There are 2 builtin options to further increase compression ratio.

The first one is a code morpher. It basically transforms the code section (a contiguous piece of memory, e.g. -f $080D $0300 for $0300 bytes of memory starting at $080D) so it hopefully compresses better. Sometimes it helps and sometimes it doesn't. The larger the code the greater the chances that this option helps. But make sure that the code section should not contain anything that's not code when using this option - non-code can drastically decrease compression efficiency.

The second one (named "arithmetical hints" which might be a bit misleading) helps if your intro contains lots of or large equally increasing (or decreasing) series of bytes of the same distance. Such series can often be found in character line address lists or speedcode. Think about arithmetical hints as a mean to subtract a linearly increasing value from each member of the sequence. You have to specify the address of the first sequence element, the number of elements, their difference and their distance in this order.

In general arithmetical hints are only useful if they help alot as using them forces ALZ64 to add code to undo their changes. Also each hint needs to be appended to your intro so they can be undone after decompression. Whether or not an "arithmetical hint" helps depends on the particular situation.

Let me give a few examples:

Example: Low bytes of the addresses of all 25 screen rows

$0900 00 28 50 78 A0 C8 F0 18 40 68 90 B8 E0 08 30 58 80 A8 D0 F8 20 48 70 98 C0

Guess what -e $0900 25 40 1 does?

$0900 00 00 00 00 00 00 00 00 00 00 00 00 00 00 00 00 00 00 00 00 00 00 00 00 00

This of course helps alot.

Example: Linear sequence with an outlier. This demonstrates that if there are 2 similar sequences directly after another or a few outliers within a larger sequence you can still use a single hint.

$0A00 00 01 02 03 04 05 06 07 10 09 0A 0B 0C 0D 0E 0F 11 12 13 14 15

-e $0a00 21 1 1 creates the following result:

$0A00 00 00 00 00 00 00 00 00 08 00 00 00 00 00 00 00 01 01 01 01 01

Example: Speedcode (STA $0400, X to STA $0700, X)

$0B00 9d 00 04 9d 00 05 9d 00 06 9d 00 07

-e $0B02 4 1 3 results in:

$0B00 9d 00 04 9d 00 04 9d 00 04 9d 00 04

Even as only 3 bytes actually got changed the better compression is likely to outweigh the costs of the additional hint. (3 plain bytes and then a repetition of the previous 3 byts for 9 bytes instead of 6 plain bytes plus 3 repetitions of 2 bytes each).

$0C00 00 01 02 03 04 05

This is unlikely to benefit from arithmetical hints. Bytes in sequence with similar values are already handled acceptably well by the LZMA-like compressor (e.g. without taking the decompressor into account the byte sequence 00 01 02 03 ... FE FF (256 bytes) gets shrunk by 20% - not much but better than what all existing C64 packers I am aware of can do about it).

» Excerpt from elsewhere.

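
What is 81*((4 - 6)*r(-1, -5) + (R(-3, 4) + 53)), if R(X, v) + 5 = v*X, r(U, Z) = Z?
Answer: 3726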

The options for "arith hints from program" were meant for such hints to be automatically generated by an assembler. I don't remember the precise syntax and don't know where the source code is, unfortunately :(

Credits to iAN CooG for the jsr $fd50/jsr $fd15
Summary
Submitted by Akira on 14 April 2009
ALZ64 - high efficiency executable packer for C64

Usage: ALZ64 [options] inputprg packedprg [decompressor starter]

Options:
-s Parse & remove BASIC SYS starter from program
-e addr Load program as is and enter at that location
-1 value Set state of $1 after program has finished (default is $30)
-a Use arith hints from program
-as Strip arith hints from program
-f addr size
Preprocess that code area
-h addr count step dist
Gives an arithmetical hint manually (can be specified multiple times)

Addresses and sizes can be given either decimal or hex with preciding $.